Geschichtsunterricht als politische Waffe

Russlands Präsident Wladimir Putin startete vor einigen Tagen eine geschichtspolitische Initiative gegen Polen – er hat dem Land eine Mitschuld am Beginn des Zweiten Weltkrieges zugewiesen.

Darauf wurde Russlands Botschafter Sergej Andrejew am Freitag zu einer Protestnote ins Außenministerium in Warschau einberufen. Die Aussagen Putins würden ein “falsches Bild der Geschehnisse‘ vermitteln und “an die Propaganda-Anweisung des stalinistischen Totalitarismus erinnern”, erklärte das Ministerium.

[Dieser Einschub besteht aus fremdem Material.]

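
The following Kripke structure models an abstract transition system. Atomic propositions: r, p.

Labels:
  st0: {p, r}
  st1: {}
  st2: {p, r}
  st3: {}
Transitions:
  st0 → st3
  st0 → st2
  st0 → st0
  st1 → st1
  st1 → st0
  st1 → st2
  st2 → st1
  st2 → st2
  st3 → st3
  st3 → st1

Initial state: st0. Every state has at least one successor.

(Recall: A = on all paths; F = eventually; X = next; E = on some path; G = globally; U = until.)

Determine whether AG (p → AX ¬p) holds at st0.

States satisfying p → AX ¬p: {st1, st3}.
States satisfying AG (p → AX ¬p): ∅.
st0 is reachable from st0 and violates p → AX ¬p, so AG fails at st0.
st0 ∉ Sat(AG (p → AX ¬p)).

Does not hold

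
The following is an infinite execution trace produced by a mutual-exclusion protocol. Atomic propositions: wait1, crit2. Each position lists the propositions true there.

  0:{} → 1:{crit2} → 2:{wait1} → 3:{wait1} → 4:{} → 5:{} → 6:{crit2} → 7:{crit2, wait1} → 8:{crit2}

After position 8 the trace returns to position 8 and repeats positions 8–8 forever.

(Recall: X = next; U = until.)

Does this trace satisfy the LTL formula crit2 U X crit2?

Holds

Walking from position 0: X crit2 first holds at position 0, and crit2 holds at every earlier position along the way, so crit2 U X crit2 holds.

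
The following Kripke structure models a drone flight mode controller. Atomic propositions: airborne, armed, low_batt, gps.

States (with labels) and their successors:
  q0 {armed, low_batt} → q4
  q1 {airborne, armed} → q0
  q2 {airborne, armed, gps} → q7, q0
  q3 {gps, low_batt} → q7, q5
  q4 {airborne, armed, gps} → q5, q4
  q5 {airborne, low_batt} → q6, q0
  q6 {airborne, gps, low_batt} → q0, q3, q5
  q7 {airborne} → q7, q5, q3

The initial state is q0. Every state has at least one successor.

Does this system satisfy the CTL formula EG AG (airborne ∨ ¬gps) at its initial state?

States satisfying AG (airborne ∨ ¬gps): ∅.
States satisfying EG AG (airborne ∨ ¬gps): ∅.
No suitable path/successor from q0 witnesses the formula.
q0 ∉ Sat(EG AG (airborne ∨ ¬gps)).

No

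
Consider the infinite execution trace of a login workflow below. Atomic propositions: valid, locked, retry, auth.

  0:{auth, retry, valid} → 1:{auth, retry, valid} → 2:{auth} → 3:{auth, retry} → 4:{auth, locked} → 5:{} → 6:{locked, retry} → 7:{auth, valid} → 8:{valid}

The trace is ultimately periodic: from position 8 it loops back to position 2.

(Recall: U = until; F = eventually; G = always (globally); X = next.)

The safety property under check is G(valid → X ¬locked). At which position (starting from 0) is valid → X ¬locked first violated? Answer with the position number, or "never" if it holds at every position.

never

valid → X ¬locked holds at every position 0..8, and those are all the positions the trace ever visits, so the invariant G(valid → X ¬locked) is never violated.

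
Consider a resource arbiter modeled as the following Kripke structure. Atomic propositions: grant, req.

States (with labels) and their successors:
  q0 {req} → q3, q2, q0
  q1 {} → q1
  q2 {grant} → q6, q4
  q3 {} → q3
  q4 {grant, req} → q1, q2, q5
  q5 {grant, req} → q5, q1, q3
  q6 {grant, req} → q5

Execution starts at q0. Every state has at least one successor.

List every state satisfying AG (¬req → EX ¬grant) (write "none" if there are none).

States satisfying ¬req → EX ¬grant: {q0, q1, q3, q4, q5, q6}.
States satisfying AG (¬req → EX ¬grant): {q1, q3, q5, q6}.

{q1, q3, q5, q6}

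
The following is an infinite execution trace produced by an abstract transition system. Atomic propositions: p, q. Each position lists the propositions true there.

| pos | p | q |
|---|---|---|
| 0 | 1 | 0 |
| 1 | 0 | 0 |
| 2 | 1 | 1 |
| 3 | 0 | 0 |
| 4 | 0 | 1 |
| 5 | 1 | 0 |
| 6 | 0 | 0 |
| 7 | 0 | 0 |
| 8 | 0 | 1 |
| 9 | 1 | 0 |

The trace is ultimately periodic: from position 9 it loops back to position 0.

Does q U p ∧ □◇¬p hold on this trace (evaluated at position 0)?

Holds

Walking from position 0: p first holds at position 0, and q holds at every earlier position along the way, so q U p holds.
◇¬p holds at every position 0..9, and those are all positions ever visited, so □◇¬p holds.
At position 0: q U p is true; □◇¬p is true; so q U p ∧ □◇¬p is true.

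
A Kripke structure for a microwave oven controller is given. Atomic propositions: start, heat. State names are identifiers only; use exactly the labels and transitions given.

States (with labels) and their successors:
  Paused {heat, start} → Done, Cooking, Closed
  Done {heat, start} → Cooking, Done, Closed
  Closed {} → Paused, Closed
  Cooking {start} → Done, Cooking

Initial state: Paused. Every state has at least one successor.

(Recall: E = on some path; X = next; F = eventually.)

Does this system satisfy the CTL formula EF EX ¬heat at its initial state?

States satisfying EX ¬heat: {Paused, Done, Closed, Cooking}.
States satisfying EF EX ¬heat: {Paused, Done, Closed, Cooking}.
Some path from Paused reaches a state where EX ¬heat holds.
Paused ∈ Sat(EF EX ¬heat).

Holds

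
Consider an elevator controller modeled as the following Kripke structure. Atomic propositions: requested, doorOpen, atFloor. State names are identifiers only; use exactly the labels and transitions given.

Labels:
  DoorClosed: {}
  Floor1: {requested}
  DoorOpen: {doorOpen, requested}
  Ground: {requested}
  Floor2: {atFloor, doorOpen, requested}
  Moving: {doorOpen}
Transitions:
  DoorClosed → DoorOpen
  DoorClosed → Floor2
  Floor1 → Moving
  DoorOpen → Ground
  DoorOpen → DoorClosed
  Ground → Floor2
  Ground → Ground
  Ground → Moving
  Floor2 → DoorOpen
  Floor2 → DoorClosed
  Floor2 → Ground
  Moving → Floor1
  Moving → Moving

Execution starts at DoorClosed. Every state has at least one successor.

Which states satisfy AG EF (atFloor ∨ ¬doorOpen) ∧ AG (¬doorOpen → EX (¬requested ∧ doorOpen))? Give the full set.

States satisfying EF (atFloor ∨ ¬doorOpen): {DoorClosed, Floor1, DoorOpen, Ground, Floor2, Moving}.
States satisfying AG EF (atFloor ∨ ¬doorOpen): {DoorClosed, Floor1, DoorOpen, Ground, Floor2, Moving}.
States satisfying ¬doorOpen → EX (¬requested ∧ doorOpen): {Floor1, DoorOpen, Ground, Floor2, Moving}.
States satisfying AG (¬doorOpen → EX (¬requested ∧ doorOpen)): {Floor1, Moving}.
States satisfying AG EF (atFloor ∨ ¬doorOpen) ∧ AG (¬doorOpen → EX (¬requested ∧ doorOpen)): {Floor1, Moving}.

{Floor1, Moving}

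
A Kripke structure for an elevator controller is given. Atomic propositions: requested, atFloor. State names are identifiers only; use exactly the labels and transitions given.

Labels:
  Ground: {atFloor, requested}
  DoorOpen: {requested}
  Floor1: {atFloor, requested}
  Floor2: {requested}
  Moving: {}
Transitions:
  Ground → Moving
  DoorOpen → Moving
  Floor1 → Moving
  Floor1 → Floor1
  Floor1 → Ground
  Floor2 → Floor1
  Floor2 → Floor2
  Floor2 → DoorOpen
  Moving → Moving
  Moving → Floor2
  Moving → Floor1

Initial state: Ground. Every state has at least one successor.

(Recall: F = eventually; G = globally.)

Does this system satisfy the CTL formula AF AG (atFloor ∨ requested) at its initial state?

States satisfying AG (atFloor ∨ requested): ∅.
States satisfying AF AG (atFloor ∨ requested): ∅.
There is a path from Ground along which AG (atFloor ∨ requested) never holds.
Ground ∉ Sat(AF AG (atFloor ∨ requested)).

Does not hold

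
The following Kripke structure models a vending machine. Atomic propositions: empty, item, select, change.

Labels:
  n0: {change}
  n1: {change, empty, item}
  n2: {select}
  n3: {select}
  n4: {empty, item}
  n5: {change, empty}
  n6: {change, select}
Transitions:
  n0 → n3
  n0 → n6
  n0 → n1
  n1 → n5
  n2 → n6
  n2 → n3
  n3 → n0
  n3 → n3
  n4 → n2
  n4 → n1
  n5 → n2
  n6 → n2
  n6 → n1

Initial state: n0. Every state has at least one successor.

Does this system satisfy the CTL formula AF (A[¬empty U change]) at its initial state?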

Putin sagte Anfang vergangener Woche vor internationalen Medienvertretern, dass der Ribbentrop-Molotow-Pakt vom August 1939 (der die Aufteilung Polens zwischen NS-Deutschland und der Sowjetunion beinhaltete) nicht zum Ausbruch des Krieges geführt habe. “Wir sind bereit, Russlands Diplomaten die historische Wahrheit so lange wie nötig zu erklären”, twitterte Vizeaußenminister Marcin Przydacz als Reaktion.

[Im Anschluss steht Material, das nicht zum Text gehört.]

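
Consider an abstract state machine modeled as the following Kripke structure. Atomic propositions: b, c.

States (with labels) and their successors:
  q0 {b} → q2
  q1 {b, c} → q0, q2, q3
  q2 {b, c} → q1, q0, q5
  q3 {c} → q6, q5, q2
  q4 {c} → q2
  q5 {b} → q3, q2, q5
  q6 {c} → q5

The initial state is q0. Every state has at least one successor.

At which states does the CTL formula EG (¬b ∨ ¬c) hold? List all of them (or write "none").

{q3, q5, q6}

States satisfying ¬b ∨ ¬c: {q0, q3, q4, q5, q6}.
States satisfying EG (¬b ∨ ¬c): {q3, q5, q6}.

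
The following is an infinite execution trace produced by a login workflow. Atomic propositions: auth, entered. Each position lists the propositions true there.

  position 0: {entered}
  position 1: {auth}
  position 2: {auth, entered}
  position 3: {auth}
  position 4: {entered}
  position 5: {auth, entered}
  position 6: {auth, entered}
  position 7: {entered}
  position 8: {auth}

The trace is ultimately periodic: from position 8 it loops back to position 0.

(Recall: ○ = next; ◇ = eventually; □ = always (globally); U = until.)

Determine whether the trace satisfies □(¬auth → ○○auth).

¬auth → ○○auth must hold at every position from 0 onward. It fails at position 7, so □(¬auth → ○○auth) is false.
Positions where ¬auth holds: 0, 4, 7.
Check ○○auth at each: 0→ok, 4→ok, 7→fails.

No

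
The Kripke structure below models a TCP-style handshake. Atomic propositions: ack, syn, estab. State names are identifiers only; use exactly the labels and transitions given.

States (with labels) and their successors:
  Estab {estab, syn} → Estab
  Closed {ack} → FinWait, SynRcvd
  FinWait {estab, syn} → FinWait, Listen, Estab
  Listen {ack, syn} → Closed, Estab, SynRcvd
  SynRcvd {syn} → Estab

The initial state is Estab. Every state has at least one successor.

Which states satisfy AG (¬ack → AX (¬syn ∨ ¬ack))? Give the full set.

{Estab, SynRcvd}

States satisfying ¬ack → AX (¬syn ∨ ¬ack): {Estab, Closed, Listen, SynRcvd}.
States satisfying AG (¬ack → AX (¬syn ∨ ¬ack)): {Estab, SynRcvd}.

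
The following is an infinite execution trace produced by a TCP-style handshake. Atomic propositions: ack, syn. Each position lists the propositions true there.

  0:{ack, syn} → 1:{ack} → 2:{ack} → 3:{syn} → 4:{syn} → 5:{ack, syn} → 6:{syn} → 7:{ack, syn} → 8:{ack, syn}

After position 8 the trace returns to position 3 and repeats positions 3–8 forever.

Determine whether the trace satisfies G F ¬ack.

F ¬ack holds at every position 0..8, and those are all positions ever visited, so G F ¬ack holds.

Holds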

Zudem nannte der Kremlchef Jozef Lipski, den Berliner Botschafter Polens in den 30er Jahren, einen “Drecksack” und ein “antisemitisches Schwein”. Der Diplomat hatte 1938 mit Adolf Hitler eine Deportation der Juden nach Afrika diskutiert und diesem bei Gelingen ein Denkmal in Warschau versprochen. Auch wurde die polnische Annexion eines Teils der Tschechoslowakei (das Teschner Land) im Jahre 1938 erwähnt.

In Russland reagierten Politik und Medien mit Unterstützung ihres Präsidenten und mit Empörung über den Protest Polens. Der Sprecher der Staatsduma, Wjatscheslaw Wolodin, forderte Warschau auf, sich für die Äußerungen Lipskis im Nachhinein auf der “Parlaments- und Präsidentschaftsebene” zu entschuldigen.

“Ein wirklicher Feind wird Dich nie verlassen.” Dieses Bonmot des Satirikers Stanislaw J. Lec macht derzeit in Polens Öffentlichkeit die Runde.